Researchers are studying infant-mother interactions and working to implement their findings in a baby robot capable of learning social skills.
The first phase of the project by University of Miami (UM) developmental psychologists and computer scientists from the University of California in San Diego (UC San Diego) was studying face-to-face interactions between mother and child, to learn how predictable early communication is, and to understand what babies need to act intentionally.
The scientists examined 13 mothers and babies between 1 and 6 months of age, while they played during five-minute intervals weekly. There were approximately 14 sessions per dyad. The laboratory sessions were videotaped and the researchers applied an interdisciplinary approach to understanding their behavior.
The researchers found that in the first six months of life, babies develop turn- taking skills, the first step to more complex human interactions. According to the study, babies and mothers find a pattern in their play, and that pattern becomes more stable and predictable with age,explains Daniel Messinger, associate professor of Psychology in the UM College of Arts and Sciences and principal investigator of the study.
"When the baby smiles, the mom smiles; then the baby stops smiling and the mom stops smiling, and the babies learn to expect that someone will respond to them in a particular manner," he says.
"Eventually the baby also learns to respond to the mom."
The next phase of the project is to use the findings to program a baby robot, with basic social skills and with the ability to learn more complicated interactions. The robot's name is Diego-San. He is 1.3 meters tall and modeled after a 1-year-old child.
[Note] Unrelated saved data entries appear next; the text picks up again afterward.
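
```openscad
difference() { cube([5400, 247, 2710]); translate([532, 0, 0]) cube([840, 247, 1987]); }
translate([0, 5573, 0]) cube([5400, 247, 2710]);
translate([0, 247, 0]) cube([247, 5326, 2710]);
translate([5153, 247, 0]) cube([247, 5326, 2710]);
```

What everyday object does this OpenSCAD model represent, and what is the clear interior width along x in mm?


A single room. The interior width is 4906 mm.

Four walls enclosing a rectangle with a door in the front wall — a room. Outside width 5400 minus two 247 mm walls gives 4906 mm.


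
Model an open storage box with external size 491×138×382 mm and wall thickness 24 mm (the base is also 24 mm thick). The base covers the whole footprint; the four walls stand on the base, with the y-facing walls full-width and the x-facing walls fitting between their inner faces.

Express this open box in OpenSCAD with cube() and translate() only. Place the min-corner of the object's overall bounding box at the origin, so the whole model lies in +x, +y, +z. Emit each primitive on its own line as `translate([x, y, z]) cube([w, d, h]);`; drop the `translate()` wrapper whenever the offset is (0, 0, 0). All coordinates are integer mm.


cube([491, 138, 24]);
translate([0, 0, 24]) cube([491, 24, 358]);
translate([0, 114, 24]) cube([491, 24, 358]);
translate([0, 24, 24]) cube([24, 90, 358]);
translate([467, 24, 24]) cube([24, 90, 358]);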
The construction of the robot was a joint venture between Kokoro Dreams and the Machine Perception Laboratory at UC San Diego.
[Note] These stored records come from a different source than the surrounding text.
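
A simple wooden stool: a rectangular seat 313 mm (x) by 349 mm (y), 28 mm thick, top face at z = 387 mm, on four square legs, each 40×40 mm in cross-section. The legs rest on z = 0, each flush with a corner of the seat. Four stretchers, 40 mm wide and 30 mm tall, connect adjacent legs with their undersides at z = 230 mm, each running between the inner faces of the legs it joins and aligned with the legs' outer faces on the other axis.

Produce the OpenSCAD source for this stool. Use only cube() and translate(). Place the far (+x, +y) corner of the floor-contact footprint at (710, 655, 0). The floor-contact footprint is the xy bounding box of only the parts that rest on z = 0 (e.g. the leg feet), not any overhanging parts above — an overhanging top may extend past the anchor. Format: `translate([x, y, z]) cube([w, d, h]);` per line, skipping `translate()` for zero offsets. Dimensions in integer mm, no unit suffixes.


translate([397, 306, 359]) cube([313, 349, 28]);
translate([397, 306, 0]) cube([40, 40, 359]);
translate([670, 306, 0]) cube([40, 40, 359]);
translate([397, 615, 0]) cube([40, 40, 359]);
translate([670, 615, 0]) cube([40, 40, 359]);
translate([437, 306, 230]) cube([233, 40, 30]);
translate([437, 615, 230]) cube([233, 40, 30]);
translate([397, 346, 230]) cube([40, 269, 30]);
translate([670, 346, 230]) cube([40, 269, 30]);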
The robot will need to shift its gaze from people to objects based on the same principles babies seem to use as they play and develop.
"One important finding here is that infants are most likely to shift their gaze, if they are the last ones to do so during the interaction," says Messinger.
The findings are published in the current issue of the journal Neural Networks in a study titled "Applying machine learning to infant interaction: The development is in the details."